Third-party ownership – in the form of solar leasing and purchase power agreements (PPAs) – means that homeowners pay for the electricity generated from PV panels, but the system is owned and maintained by a company like Sunrun.
These figures cover the total dollar amount of solar contracts for 2012, and indicate that third-party ownership generated as much in the last 12 months as for the previous five years in Californai.
“Nearly 75% of homeowners who went solar in 2012 chose third-party-owned, compared to 56% in 2011,” said Stephen Torres, Founder and Managing Director of PV Solar Report.
“We are seeing the most growth in low and median-income zip codes as companies like Sunrun continue to remove the barriers to access.”

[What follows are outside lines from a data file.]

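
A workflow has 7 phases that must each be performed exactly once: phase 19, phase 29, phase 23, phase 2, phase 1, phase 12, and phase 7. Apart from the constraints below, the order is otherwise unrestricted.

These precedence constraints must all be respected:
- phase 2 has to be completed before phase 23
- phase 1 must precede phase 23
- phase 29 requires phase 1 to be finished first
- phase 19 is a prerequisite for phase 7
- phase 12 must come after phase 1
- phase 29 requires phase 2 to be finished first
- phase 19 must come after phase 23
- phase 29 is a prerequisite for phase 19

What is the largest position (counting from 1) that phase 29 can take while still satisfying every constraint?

Following every chain forward from phase 29, the phases that must come later are phase 19, phase 7 — 2 of them.
With 2 mandatory successors out of 7 phases total, the latest slot for phase 29 is 7−2 = 5, and it's reachable by doing all non-successors before phase 29.

5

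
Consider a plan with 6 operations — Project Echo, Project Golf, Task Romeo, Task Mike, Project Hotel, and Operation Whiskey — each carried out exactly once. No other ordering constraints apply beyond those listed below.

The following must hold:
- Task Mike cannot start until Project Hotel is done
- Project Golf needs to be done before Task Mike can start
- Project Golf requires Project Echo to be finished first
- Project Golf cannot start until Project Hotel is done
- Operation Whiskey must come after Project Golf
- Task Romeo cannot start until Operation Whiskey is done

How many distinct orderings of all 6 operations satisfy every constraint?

6

The operations with no prerequisites are Project Echo, Project Hotel; any of them can be placed first.
Systematically extending each partial ordering one operation at a time and counting, there are 6 complete orderings.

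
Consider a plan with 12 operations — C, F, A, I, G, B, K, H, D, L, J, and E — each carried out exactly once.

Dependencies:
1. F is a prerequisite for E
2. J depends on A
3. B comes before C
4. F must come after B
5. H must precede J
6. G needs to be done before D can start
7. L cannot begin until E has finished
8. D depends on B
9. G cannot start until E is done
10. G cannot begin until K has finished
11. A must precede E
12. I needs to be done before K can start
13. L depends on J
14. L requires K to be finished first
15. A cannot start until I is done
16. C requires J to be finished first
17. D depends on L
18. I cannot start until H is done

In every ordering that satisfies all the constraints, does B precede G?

Chaining the stated constraints: B → F → E → G.
So B must precede G in any valid ordering.

Yes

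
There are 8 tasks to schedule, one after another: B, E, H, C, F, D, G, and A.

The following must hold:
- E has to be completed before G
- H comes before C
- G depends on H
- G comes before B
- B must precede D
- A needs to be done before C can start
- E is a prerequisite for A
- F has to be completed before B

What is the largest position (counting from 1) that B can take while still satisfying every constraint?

Following the constraints forward from B, its only required successor is D.
With 1 mandatory successor out of 8 tasks total, the latest slot for B is 8−1 = 7, and it's reachable by doing all non-successors before B.

7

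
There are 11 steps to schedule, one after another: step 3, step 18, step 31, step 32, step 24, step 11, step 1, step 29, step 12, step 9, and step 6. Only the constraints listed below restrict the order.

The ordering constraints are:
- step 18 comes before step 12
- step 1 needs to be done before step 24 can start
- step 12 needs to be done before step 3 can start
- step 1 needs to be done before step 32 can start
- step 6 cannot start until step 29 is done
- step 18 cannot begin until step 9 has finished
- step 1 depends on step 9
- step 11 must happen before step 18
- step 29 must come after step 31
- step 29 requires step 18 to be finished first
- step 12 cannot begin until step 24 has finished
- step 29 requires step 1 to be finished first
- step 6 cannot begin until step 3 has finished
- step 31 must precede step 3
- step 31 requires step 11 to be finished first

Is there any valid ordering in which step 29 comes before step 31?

Following step 31 → step 29, step 31 must precede step 29 in every valid ordering.
So no valid ordering can have step 29 before step 31.

No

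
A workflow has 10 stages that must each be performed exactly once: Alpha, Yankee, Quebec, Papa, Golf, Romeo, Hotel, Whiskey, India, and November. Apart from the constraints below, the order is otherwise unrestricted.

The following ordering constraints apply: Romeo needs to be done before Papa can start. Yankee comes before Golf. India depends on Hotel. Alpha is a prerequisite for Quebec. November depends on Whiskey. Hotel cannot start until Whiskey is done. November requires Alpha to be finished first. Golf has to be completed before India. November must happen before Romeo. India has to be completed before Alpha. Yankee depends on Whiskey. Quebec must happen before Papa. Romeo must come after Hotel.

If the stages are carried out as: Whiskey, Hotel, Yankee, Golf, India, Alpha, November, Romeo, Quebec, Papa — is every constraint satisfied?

Checking each listed constraint against this order: for instance, Whiskey is in position 1 and November in position 7, so that constraint holds — and the remaining constraints check out the same way.

Yes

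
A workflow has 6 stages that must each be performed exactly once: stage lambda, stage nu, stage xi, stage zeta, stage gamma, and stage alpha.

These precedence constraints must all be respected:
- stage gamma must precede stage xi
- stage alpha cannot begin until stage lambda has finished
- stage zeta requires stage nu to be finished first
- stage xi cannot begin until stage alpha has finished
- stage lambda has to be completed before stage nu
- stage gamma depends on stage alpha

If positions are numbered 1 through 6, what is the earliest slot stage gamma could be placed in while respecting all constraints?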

The report also looked at top solar cities in California for 2012, based on the value of system contracts, with San Diego, San Jose and Bakersfield topping the list.
“Solar service is bringing solar to more American families not only because it eliminates the upfront cost, but also because it removes the hassles of ownership,” said Sunrun co-CEO Lynn Jurich.
“Homeowners feel the impact of a tight economy and are looking for ways to own less in order to save more money. Our business model meets those needs, plus it helps the planet.”